--------------------------------------------
Levanta el vuelo el gorrión 2025
y deja a sus compañeros abajo, comiendo.
Este instante de las 12 campanadas
en todos los campanarios físicos, con la nariz roja
con la bufanda y el gorro de pom-pom...
saltando junto a muchos paisanos virtuales,
otros físicos, en la plaza del pueblo.
Habrá esa locura explosiva que recuerdo...
ese descorchar de botellas de sidra o champán...
esos 12 granos de uva que se nos atragantan...
y reímos tontamente como en pocas ocasiones.
En este contagio popular de las Fiestas
de la niñez de cada uno.
Era la primera vez que bebíamos licor:
resolí, anís, menta, licor de café, coñac...
eran las mismas botellas del año anterior.
Duraban años y seguro que ahí están todavía
en el mueble del salón de la casa de mis padres.
Hoy volveré a ir a esa última casa en la que habitaron.
Ya están en la casa del Padre hace años, pero...
hay una parte dentro de mi en la que nunca desaparecen.
Mi madre tomaba una copita de Pipermint,
de esas que son como un dedal,
y se reía como cada año.
y nos miraba a todos pero no recuerdo que dijera nada.
Sólo nos metíamos con ella porque nunca tomaba
alcohol y sabíamos que a ella la transportaba
a no puedo saber qué, pero así con sus coloretes
la encontraba feliz como dentro en un olvido
de las tristezas y dolores y no sé si entonces
y cuando cantaba "Los ojos de la Española"
con mi guitarra, era únicamente cuando volaba
a no sé que parte intemporal y borraba
esa impregnación de tristeza y resignación
que había marcado toda su vida.
Era la escena que ahora tengo:
con una estufa de butano en el salón, a la derecha,
su sillón tapizado de skay verde...
el mueble que yo diseñé, donde estaban
la radio Inter y las bebidas de cada Navidad.
Cerca de la puerta estaba el Belén
con sus luces encendidas;
en el centro la mesa plegable extendida cubierta
con un mantel beige con motivos florales
hechos a punto de cruz, por ella misma.
Todo está como en una burbuja intemporal...
de todo eso ya no quedan ellos y la casa tampoco.
Cuando pasé por ahí la última vez, hace años,
sentí que algo de mi también había desaparecido;
aunque en mi interior está todo tal como lo cuento.

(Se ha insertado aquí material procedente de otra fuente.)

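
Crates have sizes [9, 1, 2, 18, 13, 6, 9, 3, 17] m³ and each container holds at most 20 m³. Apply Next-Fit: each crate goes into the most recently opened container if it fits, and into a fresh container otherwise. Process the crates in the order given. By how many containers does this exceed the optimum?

Next-Fit: [9,1,2] [18] [13,6] [9,3] [17] → 5 containers.
Total size 78 m³; any packing needs at least ⌈78/20⌉ = 4 containers.
An optimal packing achieves that bound: [18,2] [17,3] [13,6,1] [9,9] → 4 containers.
Excess: 5 − 4 = 1.

1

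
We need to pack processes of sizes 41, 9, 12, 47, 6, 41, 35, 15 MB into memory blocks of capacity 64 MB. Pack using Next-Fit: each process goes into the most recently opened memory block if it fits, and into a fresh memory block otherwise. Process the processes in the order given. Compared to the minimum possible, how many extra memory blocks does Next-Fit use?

0

Next-Fit: [41,9,12] [47,6] [41] [35,15] → 4 memory blocks.
Total size 206 MB; any packing needs at least ⌈206/64⌉ = 4 memory blocks.
So 4 is already optimal.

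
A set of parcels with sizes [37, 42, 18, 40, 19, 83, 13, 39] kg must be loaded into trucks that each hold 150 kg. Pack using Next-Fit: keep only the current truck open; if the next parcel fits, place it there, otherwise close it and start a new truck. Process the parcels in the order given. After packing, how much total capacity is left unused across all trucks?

159

37 kg → truck 1 (remaining 113 kg)
42 kg → truck 1 (remaining 71 kg)
18 kg → truck 1 (remaining 53 kg)
40 kg → truck 1 (remaining 13 kg)
19 kg → truck 2 (remaining 131 kg)
83 kg → truck 2 (remaining 48 kg)
13 kg → truck 2 (remaining 35 kg)
39 kg → truck 3 (remaining 111 kg)
3 trucks × 150 kg = 450 kg; used 291 kg; unused 159 kg.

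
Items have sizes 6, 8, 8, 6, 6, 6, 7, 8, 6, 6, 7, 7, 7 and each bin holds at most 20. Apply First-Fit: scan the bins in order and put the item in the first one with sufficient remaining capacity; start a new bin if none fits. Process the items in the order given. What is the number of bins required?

5

bin 1: place 6, 14 left
bin 1: place 8, 6 left
bin 2: place 8, 12 left
bin 1: place 6, 0 left
bin 2: place 6, 6 left
bin 2: place 6, 0 left
bin 3: place 7, 13 left
bin 3: place 8, 5 left
bin 4: place 6, 14 left
bin 4: place 6, 8 left
bin 4: place 7, 1 left
bin 5: place 7, 13 left
bin 5: place 7, 6 left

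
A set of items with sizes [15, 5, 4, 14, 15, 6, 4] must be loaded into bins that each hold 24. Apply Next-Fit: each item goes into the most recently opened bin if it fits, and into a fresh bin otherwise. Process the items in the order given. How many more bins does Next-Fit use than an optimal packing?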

Realmente ya es todo como un cuento de los que ella
nos contaba cuando éramos niños y yo los escuché
una vez con el nacimiento de cada hermano...
No recuerdo los que a mi me contó, pero sí
las otras cuatro veces que los contó
a cada uno de mis hermanos.
Intenté que los escribiera cuando se jubiló, pero
ya se lo dije tarde.
Ahí comprendí que no los recordaba.
Y me puse muy triste porque desapareció
un foco de luz y de inteligencia que ella era
como si se le hubieran fundido los plomos ..
de tanto sufrimiento en su vida.
Puede que fuera una "gracia de Dios" para
aliviarla de su vida de sufrimiento.
Mi padre, mientras tanto, fumando un cigarro
detrás de otro; casi siempre de pié junto a la puerta
de su dormitorio, con el cenicero sobre el aparador
lleno de colillas y ceniza. Que apestaba.
Al final eso era del día de Noche Vieja en la que fue mi casa.
Ahora queda el cenicero vacío sin ceniza y sin colillas.